* FTSE 100 down 0.1 pct, retreating from 8-month peak
* UK jobless data fuels rate hike expectations
* Analyst downgrades flag earnings, valuation concerns
By Toni Vorobyova
LONDON, Jan 22 Britain's FTSE 100 retreated from
8-month highs on Wednesday, with strong jobs data raising the
spectre of interest rate hikes, and with analysts highlighting
concerns about companies' weak earnings and high valuations.
Data showed the unemployment rate dropped to 7.1 percent in
the three months to November, below even the most optimistic
analyst forecast and just a decimal point above the threshold
where the Bank of England has said it may think about raising
Although the strength in job creation is good news for
British business, the prospect of higher rates is not, as it
will increase borrowing costs for companies and consumers alike
and reduce the appeal of equity investments.
"We are in the phase of the economic cycle where you are
recovering with spare capacity.
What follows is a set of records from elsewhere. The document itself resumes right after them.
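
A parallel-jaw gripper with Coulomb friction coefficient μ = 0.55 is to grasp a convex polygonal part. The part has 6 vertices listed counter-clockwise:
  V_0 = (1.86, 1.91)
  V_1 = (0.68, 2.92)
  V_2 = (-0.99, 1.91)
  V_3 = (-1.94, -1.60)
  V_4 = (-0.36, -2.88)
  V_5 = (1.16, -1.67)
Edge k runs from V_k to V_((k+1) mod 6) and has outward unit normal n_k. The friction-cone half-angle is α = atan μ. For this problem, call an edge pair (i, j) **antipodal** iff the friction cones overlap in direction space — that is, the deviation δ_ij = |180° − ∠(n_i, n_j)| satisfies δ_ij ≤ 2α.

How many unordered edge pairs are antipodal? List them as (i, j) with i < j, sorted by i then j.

count = 5; pairs: (0,3), (1,4), (1,5), (2,4), (2,5)

α = atan 0.55 = 28.81°;  2α = 57.62°
n_0 = (+0.6503, +0.7597)
n_1 = (-0.5175, +0.8557)
n_2 = (-0.9653, +0.2613)
n_3 = (-0.6295, -0.7770)
n_4 = (+0.6228, -0.7824)
n_5 = (+0.9814, -0.1919)
  (0,1): δ = 108.27°  ·
  (0,2): δ = 64.58°  ·
  (0,3): δ = 1.55°  ✓
  (0,4): δ = 79.08°  ·
  (0,5): δ = 119.50°  ·
  (1,2): δ = 136.31°  ·
  (1,3): δ = 70.18°  ·
  (1,4): δ = 7.36°  ✓
  (1,5): δ = 47.77°  ✓
  (2,3): δ = 113.87°  ·
  (2,4): δ = 36.33°  ✓
  (2,5): δ = 4.08°  ✓
  (3,4): δ = 102.47°  ·
  (3,5): δ = 62.05°  ·
  (4,5): δ = 139.59°  ·
antipodal pairs: 5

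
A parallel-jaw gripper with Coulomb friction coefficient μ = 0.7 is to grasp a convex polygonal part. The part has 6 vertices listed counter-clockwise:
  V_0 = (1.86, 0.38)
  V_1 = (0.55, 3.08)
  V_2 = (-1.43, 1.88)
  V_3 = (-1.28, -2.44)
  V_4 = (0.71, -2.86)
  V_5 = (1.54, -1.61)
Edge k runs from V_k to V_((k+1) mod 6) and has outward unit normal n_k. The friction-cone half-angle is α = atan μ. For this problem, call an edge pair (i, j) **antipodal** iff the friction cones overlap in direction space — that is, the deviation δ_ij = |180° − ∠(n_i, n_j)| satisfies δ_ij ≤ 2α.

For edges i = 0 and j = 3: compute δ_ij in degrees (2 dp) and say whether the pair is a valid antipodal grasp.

α = atan 0.7 = 34.99°;  2α = 69.98°
edge 0: e_0 = (-1.31, +2.70);  n_0 = (+0.8997, +0.4365)
edge 3: e_3 = (+1.99, -0.42);  n_3 = (-0.2065, -0.9784)
∠(n_0, n_3) = 127.80°
δ = |180° − 127.80°| = 52.20°
52.20° ≤ 2α = 69.98°  →  valid

δ = 52.20°, valid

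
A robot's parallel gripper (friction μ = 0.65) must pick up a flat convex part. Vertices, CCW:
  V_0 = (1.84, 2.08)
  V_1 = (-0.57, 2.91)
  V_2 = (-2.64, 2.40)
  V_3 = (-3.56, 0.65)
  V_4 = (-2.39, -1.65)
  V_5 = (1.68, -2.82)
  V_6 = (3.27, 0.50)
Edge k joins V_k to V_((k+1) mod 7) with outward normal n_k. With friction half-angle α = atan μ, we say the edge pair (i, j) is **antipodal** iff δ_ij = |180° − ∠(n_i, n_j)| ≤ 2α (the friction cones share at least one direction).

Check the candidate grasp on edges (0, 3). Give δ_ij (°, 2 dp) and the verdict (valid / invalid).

α = atan 0.65 = 33.02°;  2α = 66.05°
edge 0: e_0 = (-2.41, +0.83);  n_0 = (+0.3256, +0.9455)
edge 3: e_3 = (+1.17, -2.30);  n_3 = (-0.8913, -0.4534)
∠(n_0, n_3) = 135.97°
δ = |180° − 135.97°| = 44.03°
44.03° ≤ 2α = 66.05°  →  valid

δ = 44.03°, valid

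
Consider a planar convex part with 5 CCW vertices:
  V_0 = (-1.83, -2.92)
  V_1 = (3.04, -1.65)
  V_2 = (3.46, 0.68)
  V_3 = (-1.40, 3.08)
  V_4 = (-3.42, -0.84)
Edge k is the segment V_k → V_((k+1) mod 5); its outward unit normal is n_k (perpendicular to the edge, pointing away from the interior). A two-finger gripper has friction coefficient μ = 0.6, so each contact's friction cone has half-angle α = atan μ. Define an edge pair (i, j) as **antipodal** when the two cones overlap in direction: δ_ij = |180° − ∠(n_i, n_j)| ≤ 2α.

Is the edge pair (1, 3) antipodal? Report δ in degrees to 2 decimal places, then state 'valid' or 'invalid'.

δ = 17.04°, valid

α = atan 0.6 = 30.96°;  2α = 61.93°
edge 1: e_1 = (+0.42, +2.33);  n_1 = (+0.9841, -0.1774)
edge 3: e_3 = (-2.02, -3.92);  n_3 = (-0.8889, +0.4581)
∠(n_1, n_3) = 162.96°
δ = |180° − 162.96°| = 17.04°
17.04° ≤ 2α = 61.93°  →  valid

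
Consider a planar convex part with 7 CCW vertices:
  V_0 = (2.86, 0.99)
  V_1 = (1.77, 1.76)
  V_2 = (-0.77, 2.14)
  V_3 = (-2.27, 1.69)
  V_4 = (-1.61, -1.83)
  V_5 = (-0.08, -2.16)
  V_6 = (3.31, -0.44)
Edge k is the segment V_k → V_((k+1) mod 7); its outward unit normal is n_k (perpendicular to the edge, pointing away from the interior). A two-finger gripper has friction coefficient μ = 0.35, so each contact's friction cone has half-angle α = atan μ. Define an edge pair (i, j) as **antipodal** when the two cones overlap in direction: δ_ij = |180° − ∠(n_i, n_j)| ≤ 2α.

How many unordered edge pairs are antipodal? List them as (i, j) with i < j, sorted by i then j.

count = 6; pairs: (0,4), (1,4), (1,5), (2,4), (2,5), (3,6)

α = atan 0.35 = 19.29°;  2α = 38.58°
n_0 = (+0.5770, +0.8168)
n_1 = (+0.1480, +0.9890)
n_2 = (-0.2873, +0.9578)
n_3 = (-0.9829, -0.1843)
n_4 = (-0.2108, -0.9775)
n_5 = (+0.4525, -0.8918)
n_6 = (+0.9539, +0.3002)
  (0,1): δ = 153.27°  ·
  (0,2): δ = 128.06°  ·
  (0,3): δ = 44.14°  ·
  (0,4): δ = 23.07°  ✓
  (0,5): δ = 62.14°  ·
  (0,6): δ = 142.71°  ·
  (1,2): δ = 154.79°  ·
  (1,3): δ = 70.87°  ·
  (1,4): δ = 3.66°  ✓
  (1,5): δ = 35.41°  ✓
  (1,6): δ = 115.98°  ·
  (2,3): δ = 96.08°  ·
  (2,4): δ = 28.87°  ✓
  (2,5): δ = 10.20°  ✓
  (2,6): δ = 90.77°  ·
  (3,4): δ = 112.79°  ·
  (3,5): δ = 73.72°  ·
  (3,6): δ = 6.85°  ✓
  (4,5): δ = 140.93°  ·
  (4,6): δ = 60.36°  ·
  (5,6): δ = 99.43°  ·
antipodal pairs: 6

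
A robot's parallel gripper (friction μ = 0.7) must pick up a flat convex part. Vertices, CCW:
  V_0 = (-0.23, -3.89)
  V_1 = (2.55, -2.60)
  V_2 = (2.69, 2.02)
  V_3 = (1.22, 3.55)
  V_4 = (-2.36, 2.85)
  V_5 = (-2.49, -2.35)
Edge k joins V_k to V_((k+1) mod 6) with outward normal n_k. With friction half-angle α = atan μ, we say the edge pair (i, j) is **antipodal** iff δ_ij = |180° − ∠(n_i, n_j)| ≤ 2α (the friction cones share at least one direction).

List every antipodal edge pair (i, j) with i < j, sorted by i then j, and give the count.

count = 7; pairs: (0,3), (0,4), (1,4), (1,5), (2,4), (2,5), (3,5)

α = atan 0.7 = 34.99°;  2α = 69.98°
n_0 = (+0.4209, -0.9071)
n_1 = (+0.9995, -0.0303)
n_2 = (+0.7211, +0.6928)
n_3 = (-0.1919, +0.9814)
n_4 = (-0.9997, +0.0250)
n_5 = (-0.5631, -0.8264)
  (0,1): δ = 116.63°  ·
  (0,2): δ = 71.04°  ·
  (0,3): δ = 13.83°  ✓
  (0,4): δ = 63.68°  ✓
  (0,5): δ = 120.84°  ·
  (1,2): δ = 134.41°  ·
  (1,3): δ = 77.20°  ·
  (1,4): δ = 0.30°  ✓
  (1,5): δ = 57.46°  ✓
  (2,3): δ = 122.79°  ·
  (2,4): δ = 45.29°  ✓
  (2,5): δ = 11.87°  ✓
  (3,4): δ = 102.50°  ·
  (3,5): δ = 45.33°  ✓
  (4,5): δ = 122.84°  ·
antipodal pairs: 7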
But at some point you will run
out of slack. We are approaching that period but we are not
there yet," said Steven Bell, director of global macro at F&C
"It's still positive for equities but we are moving into the
space where the biggest space is to be short bonds."
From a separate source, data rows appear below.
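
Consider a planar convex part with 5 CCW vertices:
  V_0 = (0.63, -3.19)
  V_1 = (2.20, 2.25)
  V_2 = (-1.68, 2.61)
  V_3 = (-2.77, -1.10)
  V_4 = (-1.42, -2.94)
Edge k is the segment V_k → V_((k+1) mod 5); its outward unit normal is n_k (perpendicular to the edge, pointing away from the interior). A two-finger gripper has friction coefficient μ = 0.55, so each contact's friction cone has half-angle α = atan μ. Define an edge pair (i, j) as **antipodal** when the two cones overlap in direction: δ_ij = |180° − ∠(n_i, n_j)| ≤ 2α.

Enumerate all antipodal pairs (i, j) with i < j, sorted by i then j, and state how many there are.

α = atan 0.55 = 28.81°;  2α = 57.62°
n_0 = (+0.9608, -0.2773)
n_1 = (+0.0924, +0.9957)
n_2 = (-0.9594, +0.2819)
n_3 = (-0.8063, -0.5916)
n_4 = (-0.1211, -0.9926)
  (0,1): δ = 79.20°  ·
  (0,2): δ = 0.27°  ✓
  (0,3): δ = 52.37°  ✓
  (0,4): δ = 99.15°  ·
  (1,2): δ = 101.07°  ·
  (1,3): δ = 48.43°  ✓
  (1,4): δ = 1.65°  ✓
  (2,3): δ = 127.36°  ·
  (2,4): δ = 80.58°  ·
  (3,4): δ = 133.22°  ·
antipodal pairs: 4

count = 4; pairs: (0,2), (0,3), (1,3), (1,4)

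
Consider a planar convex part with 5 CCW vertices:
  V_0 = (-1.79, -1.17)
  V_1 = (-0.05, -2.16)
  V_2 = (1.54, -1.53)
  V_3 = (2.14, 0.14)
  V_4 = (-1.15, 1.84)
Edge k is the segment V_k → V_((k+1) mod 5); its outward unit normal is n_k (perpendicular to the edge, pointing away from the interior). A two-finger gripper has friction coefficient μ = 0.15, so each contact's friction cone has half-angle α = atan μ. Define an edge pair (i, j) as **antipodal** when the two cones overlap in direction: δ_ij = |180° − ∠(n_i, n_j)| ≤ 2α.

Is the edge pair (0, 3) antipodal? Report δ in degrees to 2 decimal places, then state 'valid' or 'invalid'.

δ = 2.31°, valid

α = atan 0.15 = 8.53°;  2α = 17.06°
edge 0: e_0 = (+1.74, -0.99);  n_0 = (-0.4945, -0.8692)
edge 3: e_3 = (-3.29, +1.70);  n_3 = (+0.4591, +0.8884)
∠(n_0, n_3) = 177.69°
δ = |180° − 177.69°| = 2.31°
2.31° ≤ 2α = 17.06°  →  valid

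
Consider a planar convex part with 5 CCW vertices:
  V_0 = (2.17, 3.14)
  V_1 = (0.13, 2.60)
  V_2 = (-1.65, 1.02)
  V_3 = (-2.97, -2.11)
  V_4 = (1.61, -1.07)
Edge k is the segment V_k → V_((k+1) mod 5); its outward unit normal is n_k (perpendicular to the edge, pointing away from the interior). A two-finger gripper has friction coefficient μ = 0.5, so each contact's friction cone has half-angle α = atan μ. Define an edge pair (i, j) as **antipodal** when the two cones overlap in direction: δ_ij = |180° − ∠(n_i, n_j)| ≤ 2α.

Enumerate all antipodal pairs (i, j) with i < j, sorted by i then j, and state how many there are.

α = atan 0.5 = 26.57°;  2α = 53.13°
n_0 = (-0.2559, +0.9667)
n_1 = (-0.6638, +0.7479)
n_2 = (-0.9214, +0.3886)
n_3 = (+0.2214, -0.9752)
n_4 = (+0.9913, -0.1319)
  (0,1): δ = 153.23°  ·
  (0,2): δ = 127.69°  ·
  (0,3): δ = 2.03°  ✓
  (0,4): δ = 67.60°  ·
  (1,2): δ = 154.46°  ·
  (1,3): δ = 28.80°  ✓
  (1,4): δ = 40.83°  ✓
  (2,3): δ = 54.34°  ·
  (2,4): δ = 15.29°  ✓
  (3,4): δ = 110.37°  ·
antipodal pairs: 4

count = 4; pairs: (0,3), (1,3), (1,4), (2,4)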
Bell's own positions include a modestly long one on global
equities and a short one on British gilts, whose prices fell on
Wednesday as the market moved to price in a hike sooner.
The FTSE 100 share index, meanwhile, edged lower after the
jobs data, to trade down 7.66 points, or 0.1 percent, on the day
at 6,826.60 points by 1139 GMT.
The retreat came after the index, which is in overbought
territory according to the 7-day relative strength indicator
(RSI), hit an eight-month high of 6,867.42 points on Tuesday.
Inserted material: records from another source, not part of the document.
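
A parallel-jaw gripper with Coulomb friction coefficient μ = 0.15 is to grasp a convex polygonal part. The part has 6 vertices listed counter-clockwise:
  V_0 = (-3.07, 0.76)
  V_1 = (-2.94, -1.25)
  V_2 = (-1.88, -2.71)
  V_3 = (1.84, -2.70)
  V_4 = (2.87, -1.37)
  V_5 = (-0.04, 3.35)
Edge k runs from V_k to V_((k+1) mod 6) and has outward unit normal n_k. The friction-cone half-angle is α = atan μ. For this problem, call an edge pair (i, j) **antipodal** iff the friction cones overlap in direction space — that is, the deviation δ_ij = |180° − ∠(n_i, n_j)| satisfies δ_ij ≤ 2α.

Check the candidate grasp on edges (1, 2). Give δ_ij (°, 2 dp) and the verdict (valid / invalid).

α = atan 0.15 = 8.53°;  2α = 17.06°
edge 1: e_1 = (+1.06, -1.46);  n_1 = (-0.8092, -0.5875)
edge 2: e_2 = (+3.72, +0.01);  n_2 = (+0.0027, -1.0000)
∠(n_1, n_2) = 54.17°
δ = |180° − 54.17°| = 125.83°
125.83° > 2α = 17.06°  →  invalid

δ = 125.83°, invalid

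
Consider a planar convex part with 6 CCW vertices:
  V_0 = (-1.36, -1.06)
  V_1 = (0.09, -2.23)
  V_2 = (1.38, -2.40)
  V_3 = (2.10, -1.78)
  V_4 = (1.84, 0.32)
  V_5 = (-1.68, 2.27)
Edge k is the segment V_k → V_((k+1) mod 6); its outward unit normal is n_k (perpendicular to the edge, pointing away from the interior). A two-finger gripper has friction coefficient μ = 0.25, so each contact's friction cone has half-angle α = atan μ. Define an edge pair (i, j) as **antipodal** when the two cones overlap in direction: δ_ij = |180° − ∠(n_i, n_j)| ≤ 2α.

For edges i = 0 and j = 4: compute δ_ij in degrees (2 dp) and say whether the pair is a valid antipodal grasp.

α = atan 0.25 = 14.04°;  2α = 28.07°
edge 0: e_0 = (+1.45, -1.17);  n_0 = (-0.6280, -0.7782)
edge 4: e_4 = (-3.52, +1.95);  n_4 = (+0.4846, +0.8747)
∠(n_0, n_4) = 170.09°
δ = |180° − 170.09°| = 9.91°
9.91° ≤ 2α = 28.07°  →  valid

δ = 9.91°, valid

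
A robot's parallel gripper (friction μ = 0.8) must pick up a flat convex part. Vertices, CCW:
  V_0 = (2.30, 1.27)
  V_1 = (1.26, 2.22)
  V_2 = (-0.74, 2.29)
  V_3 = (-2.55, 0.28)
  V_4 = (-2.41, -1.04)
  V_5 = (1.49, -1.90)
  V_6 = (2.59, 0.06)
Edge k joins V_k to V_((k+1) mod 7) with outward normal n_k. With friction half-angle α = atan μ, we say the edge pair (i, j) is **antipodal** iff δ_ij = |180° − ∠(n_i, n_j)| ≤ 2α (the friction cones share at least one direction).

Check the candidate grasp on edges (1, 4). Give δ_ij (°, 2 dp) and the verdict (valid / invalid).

δ = 10.43°, valid

α = atan 0.8 = 38.66°;  2α = 77.32°
edge 1: e_1 = (-2.00, +0.07);  n_1 = (+0.0350, +0.9994)
edge 4: e_4 = (+3.90, -0.86);  n_4 = (-0.2153, -0.9765)
∠(n_1, n_4) = 169.57°
δ = |180° − 169.57°| = 10.43°
10.43° ≤ 2α = 77.32°  →  valid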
Analyst downgrades were behind most of the key single stock
fallers, as they raised concerns about the weak start to the
earnings season and the stretched valuations.
Royal Bank of Scotland fell 3.1 percent after UBS
downgraded the stock to "sell" from "neutral", saying that the
share price already reflects much of the progress that they
think the group will make in the next 18 months.
While company specific, such concerns underscore a broader
trend of stretched valuations, with analysts saying that company
earnings now need to show strong growth to justify any further
gains in share prices.
So far, though, the company updates are not really
delivering. Brewing giant SABMiller fell for a second
day as Tuesday's disappointing sales figures translated into
price target downgrades from the likes of Credit Suisse, Exane
BNP Paribas and Deutsche Bank.
Meanwhile shares in William Hill, which issued a trading
update last week, suffered after HSBC cut its price target to
350 pence, which was below current levels.
"Valuation is not compelling given threats to earnings and
we see little to attract the marginal buyer," it said in a note.
Overall, Thomson Reuters StarMine SmartEstimates predict
that FTSE 100 companies will on average miss consensus 2013
earnings expectations by 0.8 percent, based on the up-to-date
forecasts from the historically most accurate analysts.